When building a home, financing the construction can be a complex process. Two popular loan options are the one-time close construction loan and the two-time close construction loan. Understanding the differences between these options will help you choose the one that best fits your needs.

One-Time Close Construction Loan

A one-time close construction loan, also known as a construction-to-permanent loan, allows you to finance the construction of your home and its mortgage with just one application and closing. This loan is ideal for borrowers who want to simplify the process and save on closing costs, as you only pay closing fees once. Once the construction is complete, the loan automatically converts into a standard mortgage, eliminating the need for a second application or approval process.

Benefits of a One-Time Close Loan:

  • Convenience: Since there’s only one closing, the process is streamlined. Once your home is built, you won’t have to worry about reapplying for a mortgage.
  • Cost Savings: Closing costs can be substantial, so only paying them once is a significant benefit.
  • Locked Interest Rates: With a one-time close loan, you can lock in your interest rate from the beginning, protecting you from potential rate increases during the construction period.
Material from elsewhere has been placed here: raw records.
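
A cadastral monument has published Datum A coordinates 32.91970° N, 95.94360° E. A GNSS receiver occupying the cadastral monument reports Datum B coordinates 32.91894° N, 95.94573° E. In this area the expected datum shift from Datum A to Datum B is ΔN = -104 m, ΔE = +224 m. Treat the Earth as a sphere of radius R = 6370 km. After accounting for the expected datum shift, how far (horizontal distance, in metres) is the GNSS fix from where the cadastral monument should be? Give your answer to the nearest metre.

Observed coordinate differences: Δφ = -0.00076°, Δλ = +0.00213°.
Converting to metres (1° lat = 111177 m, cos φ = 0.839433): observed ΔN = -84.5 m, observed ΔE = 198.8 m.
Subtracting the expected shift leaves a residual of -84.5 − (-104) = 19.5 m north and 198.8 − (224) = -25.2 m east.
Residual distance = √(19.5² + (-25.2)²) = 31.9 m.

32 m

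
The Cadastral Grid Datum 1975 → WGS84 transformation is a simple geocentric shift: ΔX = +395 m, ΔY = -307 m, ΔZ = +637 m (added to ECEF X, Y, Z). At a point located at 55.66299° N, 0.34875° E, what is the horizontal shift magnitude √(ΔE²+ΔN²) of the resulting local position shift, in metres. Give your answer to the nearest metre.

311 m

At φ = 55.66299°, λ = 0.34875°: sin φ = 0.825734, cos φ = 0.564060, sin λ = 0.006087, cos λ = 0.999981.
ΔE = −sin λ·ΔX + cos λ·ΔY = −(0.006087)·(395) + (0.999981)·(-307) = -309.40 m.
ΔN = −sin φ cos λ·ΔX − sin φ sin λ·ΔY + cos φ·ΔZ = −(0.825734)(0.999981)(395) − (0.825734)(0.006087)(-307) + (0.564060)(637) = 34.69 m.
Horizontal magnitude = √(ΔE² + ΔN²) = √((-309.40)² + 34.69²) = 311.34 m.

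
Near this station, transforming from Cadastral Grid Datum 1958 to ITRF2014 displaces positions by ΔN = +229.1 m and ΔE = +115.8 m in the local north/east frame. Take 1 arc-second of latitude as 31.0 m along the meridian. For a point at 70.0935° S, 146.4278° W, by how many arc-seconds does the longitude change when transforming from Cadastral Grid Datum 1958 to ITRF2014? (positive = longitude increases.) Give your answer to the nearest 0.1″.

At latitude -70.0935°, cos φ = 0.340486.
1″ of longitude at this latitude = 31.00 × cos φ = 10.5551 m, so Δλ = 115.8 / 10.5551 = 10.971″.

Δλ = 11.0″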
However, one-time close loans may have slightly higher rates and fewer lender options. If you make changes during the construction process, it could also complicate the loan.

Two-Time Close Construction Loan

A two-time close construction loan involves two separate loans: one for construction and another for the permanent mortgage. During the construction phase, you make interest-only payments. Once the home is completed, you secure a separate mortgage to pay off the construction loan.

Benefits of a Two-Time Close Loan:

  • Flexibility: If you’re unsure about the final cost of your home or need more time to finalize design decisions, a two-time close loan gives you flexibility.
  • Competitive Mortgage Rates: Since you secure the permanent mortgage after the construction is completed, you may have more options and better terms for your long-term loan.
  • Adjustable Construction Phase: With two separate closings, you have the option to adjust or modify the construction loan before moving to the permanent mortgage, which can be beneficial if there are cost overruns or delays.

One downside is that you’ll need to go through the approval and closing process twice, leading to additional fees and possibly higher costs in the long run.

Which Option Is Best for You?

Your decision between a one-time close and a two-time close construction loan will depend on your financial situation and construction plans. If you want simplicity, cost savings, and the security of a locked interest rate, a one-time close may be best. If flexibility and the ability to adjust your loan are more important, a two-time close could be the better option.